Yet despite this, the legal system does care a good deal about lawyer ethics, as it defines them. And a propensity to outright fabrication is something state bars and state supreme courts are extremely worried about, even if it happens outside the context of legal practice. (The opinion pointed to the fact that, though Glass was in a different profession at the time, that profession also has firm standards related to honesty, and Glass egregiously violated those standards; it also noted that some of Glass’s fabrications occurred while he was going to law school.)

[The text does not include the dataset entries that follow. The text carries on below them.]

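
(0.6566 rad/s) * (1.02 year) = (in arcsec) 4.356e+12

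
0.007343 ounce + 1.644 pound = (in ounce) 26.31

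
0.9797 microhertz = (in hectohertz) 9.797e-09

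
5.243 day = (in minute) 7550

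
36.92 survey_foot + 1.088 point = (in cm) 1125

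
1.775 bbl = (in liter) 282.2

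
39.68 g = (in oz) 1.4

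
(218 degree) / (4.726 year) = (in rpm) 2.438e-07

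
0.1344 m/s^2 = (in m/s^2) 0.1344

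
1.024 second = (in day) 1.185e-05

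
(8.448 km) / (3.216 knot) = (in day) 0.0591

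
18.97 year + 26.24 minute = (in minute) 9.971e+06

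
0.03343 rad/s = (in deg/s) 1.915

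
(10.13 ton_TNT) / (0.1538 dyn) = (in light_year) 2.913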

As the opinion relates, many character witnesses for Glass reported that they think he has changed, and the State Bar Court agreed. The California Supreme Court, however, wasn’t persuaded, partly because it concluded that:
Glass’s lack of integrity and forthrightness continued beyond the time he was engaged in journalism. Once he was exposed, Glass’s response was to protect himself, not to freely and fully admit and catalogue all of his fabrications. He never fully cooperated with his employers to clarify the record, failed to carefully review the editorials they published to describe the fabrications to their readership, made misrepresentations to The New Republic regarding some of his work during the period he purported to be cooperating with that magazine, and indeed some of his fabrications did not come to light until the California State Bar proceedings. He refused to speak to his editor at George magazine when the latter called to ask for help in identifying fabrications in the articles Glass wrote for that magazine.The record also discloses instances of dishonesty and disingenuousness occurring after Glass’s exposure, up to and including the State Bar evidentiary hearing in 2010. In the New York bar proceedings that ended in 2004, as even the State Bar Court majority acknowledged, he made misrepresentations concerning his cooperation with The New Republic and other publications and efforts to aid them identify all of his fabrications. He also submitted an incomplete list of articles that injured others….Our review of the record indicates hypocrisy and evasiveness in Glass’s testimony at the California State Bar hearing, as well.
And the court closed with this:
Glass and the witnesses who supported his application stress his talent in the law and his commitment to the profession, and they argue that he has already paid a high enough price for his misdeeds to warrant admission to the bar. They emphasize his personal redemption, but we must recall that what is at stake is not compassion for Glass, who wishes to advance from being a supervised law clerk to enjoying a license to engage in the practice of law on an independent basis. Given our duty to protect the public and maintain the integrity and high standards of the profession, our focus is on the applicant’s moral fitness to practice law. On this record, the applicant failed to carry his heavy burden of establishing his rehabilitation and current fitness.
Disclosure, to the extent it is necessary: I’m socially acquainted with Charles Lane, who was one of Glass’s New Republic editors (and who now writes for The Washington Post), with Julie Hilden, Glass’s long-time girlfriend, and with a former coworker of Glass’s. And I met Glass on one or two occasions.